New and emerging methods for achieving greater connectivity include:
- 5G networks
- Low Earth-orbiting satellites
- Mesh computing
- Edge computing
5G or fifth-generation networking is the natural evolution of cellular technology. It surpasses Long-Term Evolution (LTE) networking (often misidentified as 4G or fourth generation cellular networking), providing data rate peaks that peak at 20 Gb/sec (on downlinks) and 10 Gb/sec on uplinks. Cellular companies like AT&T, Verizon along with technology vendors Nokia, Apple, and Cisco are all working diligently to deliver reliable 5G networking by 2020.
Low Earth orbiting (LEO)
These telecommunication satellite systems orbit the earth’s atmosphere at between 400 and 1,000 miles. LEO, which moves at a high rate of speed, is useful in facilitating daily telecommunication needs of a business, such as video conferencing, email, paging activities. They also play a role in delivering satellite telephone capabilities in areas (i.e. rural, developing countries) where the building of a permanent telecommunications infrastructure would be cost-prohibitive.

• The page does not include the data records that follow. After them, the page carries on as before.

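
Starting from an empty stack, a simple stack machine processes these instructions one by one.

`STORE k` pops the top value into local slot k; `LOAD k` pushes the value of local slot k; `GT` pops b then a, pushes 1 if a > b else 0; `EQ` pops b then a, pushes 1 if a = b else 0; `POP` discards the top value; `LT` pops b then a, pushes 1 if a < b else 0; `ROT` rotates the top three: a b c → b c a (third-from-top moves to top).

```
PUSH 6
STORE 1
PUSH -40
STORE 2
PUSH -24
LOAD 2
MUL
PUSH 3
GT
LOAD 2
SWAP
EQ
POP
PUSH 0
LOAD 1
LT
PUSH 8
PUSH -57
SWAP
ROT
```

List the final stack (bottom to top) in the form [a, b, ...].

PUSH 6   : 6
STORE 1  : (empty)
PUSH -40 : -40
STORE 2  : (empty)
PUSH -24 : -24
LOAD 2   : -24 -40
MUL      : 960
PUSH 3   : 960 3
GT       : 1
LOAD 2   : 1 -40
SWAP     : -40 1
EQ       : 0
POP      : (empty)
PUSH 0   : 0
LOAD 1   : 0 6
LT       : 1
PUSH 8   : 1 8
PUSH -57 : 1 8 -57
SWAP     : 1 -57 8
ROT      : -57 8 1

[-57, 8, 1]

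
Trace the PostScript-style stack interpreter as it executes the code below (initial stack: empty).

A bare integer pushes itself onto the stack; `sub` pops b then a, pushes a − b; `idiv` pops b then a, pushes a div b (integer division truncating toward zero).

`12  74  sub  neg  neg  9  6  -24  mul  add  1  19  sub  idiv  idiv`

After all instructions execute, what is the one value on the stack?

12   : 12
74   : 12 74
sub  : -62
neg  : 62
neg  : -62
9    : -62 9
6    : -62 9 6
-24  : -62 9 6 -24
mul  : -62 9 -144
add  : -62 -135
1    : -62 -135 1
19   : -62 -135 1 19
sub  : -62 -135 -18
idiv : -62 7
idiv : -8

-8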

Mesh computing involves the connection of individual nodes (i.e. the individual switches and bridges) with each other to make connectivity efficient. These connections self-configure, lowering maintenance costs and properly distributing workloads in a way that if one connection fails, there are others available to continue the connection.
Edge computing differs from mesh computing in that its paradigm is to bring computing processing and the storage of data closer to where it’s needed. This change reduces the bandwidth needed to deliver the network and increases data speeds and response times.
Ultra-broadband provides downlink speeds of 100 Mbps and data uplink speeds at a minimum of 50 Mbps. These rates are demonstrably faster than traditional broadband networks. It facilitates high-def video conferencing, access to computing which is more cost-effective for users, lower costing voice and data, and access to streaming.
Building the proper infrastructure to reach advanced networking
Each of the above elements of advanced networking is developed and being made available as system capabilities allow. As we move on to the next frontier of the networking community, one which IT professionals agree is where we are headed, we must also recognize that improvements in the underlying infrastructure – the information superhighway – must also take place to ensure adequate delivery and fulfillment of the promise of advanced networking.